Years ago, employees developed new skills and broadened their knowledge in a completely different way. Technology has changed our culture, and its impact on our ability to learn and apply new concepts has been perhaps the biggest benefit. Corporate training has adapted to technology, becoming more efficient and effective.
One of the most impressive innovations of today is microlearning. It has become a standard industry term in the elearning world. But what is microlearning, and how is it helping millions of professionals achieve a more deeper understanding on the most complex subjects?
Microlearning is a teaching method that breaks down a large concept into several smaller pieces, then delivers each piece in quick sessions. These small chunks of educational content can come in multiple forms and typically take three-seven minutes to complete. The whole reason for microlearning’s spike in popularity is internet and technological innovations we utilize on a daily basis.
Over the past few years, companies with teams ranging from 25 to 5,000 have implemented microlearning into their training strategy. An large majority of these organizations have shown an increase in knowledge retention and employee engagement. Here are five different ways you can integrate microlearning into your team’s learning.
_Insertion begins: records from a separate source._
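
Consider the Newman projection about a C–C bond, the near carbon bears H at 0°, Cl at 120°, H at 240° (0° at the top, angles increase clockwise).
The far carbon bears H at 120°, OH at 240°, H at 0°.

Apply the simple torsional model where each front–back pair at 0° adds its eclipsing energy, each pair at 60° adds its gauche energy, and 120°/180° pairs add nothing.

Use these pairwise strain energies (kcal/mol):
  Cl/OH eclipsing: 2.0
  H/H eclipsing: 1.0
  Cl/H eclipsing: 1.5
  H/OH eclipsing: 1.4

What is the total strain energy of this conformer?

This conformer is eclipsed. H at 0° is eclipsed with H at 0° (1.0); Cl at 120° is eclipsed with H at 120° (1.5); H at 240° is eclipsed with OH at 240° (1.4). Total 3.9 kcal/mol.

3.9 kcal/mol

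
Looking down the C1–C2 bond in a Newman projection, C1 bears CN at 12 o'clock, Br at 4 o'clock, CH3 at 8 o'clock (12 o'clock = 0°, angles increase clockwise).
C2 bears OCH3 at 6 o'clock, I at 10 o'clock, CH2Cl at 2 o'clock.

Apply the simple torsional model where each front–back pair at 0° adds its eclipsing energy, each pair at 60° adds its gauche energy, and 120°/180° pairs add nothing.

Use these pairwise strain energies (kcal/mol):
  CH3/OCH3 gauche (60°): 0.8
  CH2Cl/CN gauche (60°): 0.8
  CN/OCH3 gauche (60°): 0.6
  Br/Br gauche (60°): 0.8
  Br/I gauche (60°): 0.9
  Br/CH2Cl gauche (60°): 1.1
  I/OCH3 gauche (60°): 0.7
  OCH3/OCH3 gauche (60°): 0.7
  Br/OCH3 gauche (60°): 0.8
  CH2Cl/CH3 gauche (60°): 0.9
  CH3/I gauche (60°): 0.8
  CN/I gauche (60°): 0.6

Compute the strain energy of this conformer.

4.9 kcal/mol

This conformer (staggered): CN(0°)/I(300°) gauche 0.6; CN(0°)/CH2Cl(60°) gauche 0.8; Br(120°)/OCH3(180°) gauche 0.8; Br(120°)/CH2Cl(60°) gauche 1.1; CH3(240°)/OCH3(180°) gauche 0.8; CH3(240°)/I(300°) gauche 0.8 → 4.9 kcal/mol.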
1. Short videos. For a long time, corporate training videos earned a bad reputation. They were tedious and boring with poor production values—worst of all, these videos turned trainees off by overwhelming them with information. With the advent of microlearning, however, short videos can change the way we approach video-based elearning. Short videos, no more than six or seven minutes maximum, can hyper-focus on very specific parts of the training. Whether your training concerns on-boarding, regulatory compliance, or new procedures, videos can engage your employees.
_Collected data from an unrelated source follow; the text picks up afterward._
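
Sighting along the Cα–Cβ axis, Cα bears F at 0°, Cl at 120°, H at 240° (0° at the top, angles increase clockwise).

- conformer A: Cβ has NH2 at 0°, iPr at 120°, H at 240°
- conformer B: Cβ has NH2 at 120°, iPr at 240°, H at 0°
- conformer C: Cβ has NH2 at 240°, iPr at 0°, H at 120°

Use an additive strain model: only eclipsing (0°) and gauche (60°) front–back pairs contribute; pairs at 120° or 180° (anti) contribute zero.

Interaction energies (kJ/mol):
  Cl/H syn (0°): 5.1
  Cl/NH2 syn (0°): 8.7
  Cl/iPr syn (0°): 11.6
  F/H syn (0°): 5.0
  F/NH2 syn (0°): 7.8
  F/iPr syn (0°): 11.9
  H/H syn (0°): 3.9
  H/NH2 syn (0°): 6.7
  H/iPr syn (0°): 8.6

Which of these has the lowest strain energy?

A (eclipsed): F–NH2 eclipsed, Cl–iPr eclipsed, H–H eclipsed; 7.8 + 11.6 + 3.9 = 23.3 kJ/mol.
B (eclipsed): F–H eclipsed, Cl–NH2 eclipsed, H–iPr eclipsed; 5.0 + 8.7 + 8.6 = 22.3 kJ/mol.
C (eclipsed): F–iPr eclipsed, Cl–H eclipsed, H–NH2 eclipsed; 11.9 + 5.1 + 6.7 = 23.7 kJ/mol.
B has the lowest total (22.3 kJ/mol).

B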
2. Interactive tools. One of the most common complaints HR managers and training staff often hear from trainees is being overwhelmed by the sheer amount of content. This leads to frustration and then apathy, resulting in bored employees who feel completely disconnected from the material. One of the easiest ways to empower learners is by utilizing an interactive interface. Software such as Captivate, Storyline, and Lectora allow employees to work hands-on with the material they are trying to master. Interactive software utilizes microlearning by focusing on small details in short modules. This gives the learner a certain sense of accomplishment since they can quickly go through the various modules at rapid speed.
3. Pop quizzes. After they complete certain modules, you may want to consider adding pop quizzes into your training. This particular form of microlearning helps a great deal by increasing retention. When presented with a quiz, learners will almost instinctually remember the content provided. Keep in mind, these pieces should be no more than than 10 questions long, and they should have the ability to target a very narrow aspect of the subject matter.
4. Gamification. Believe it or not, there is a place for fun with microlearning. If you utilize technology that turns learning into a game, your learners will dive right in. Your customized learning module can allow them to collect points, level up, and much more. Like all video games, there is a certain narrow focus when it comes to gaming. This will engage your employees like no other technique and offer them new levels of involvement.
5. Infographics. Finally, the content medium that is sweeping the internet. Infographics gets a small and focused piece of information and explains it in a very easy-to-understand format. Graphics, charts, and imagery come together to make a unique experience. Infographics should never be overly broad. Instead, you can focus on smaller, more doable subjects and in the long run, tackle those large ideas in the process.
Microlearning comes in many forms. But in truth, each one of these techniques all contribute to the same goal–, increased knowledge and skill development. Studies have shown that microlearning decreased knowledge decay more than any other approach to training. Isn’t it time for your team to jump on board?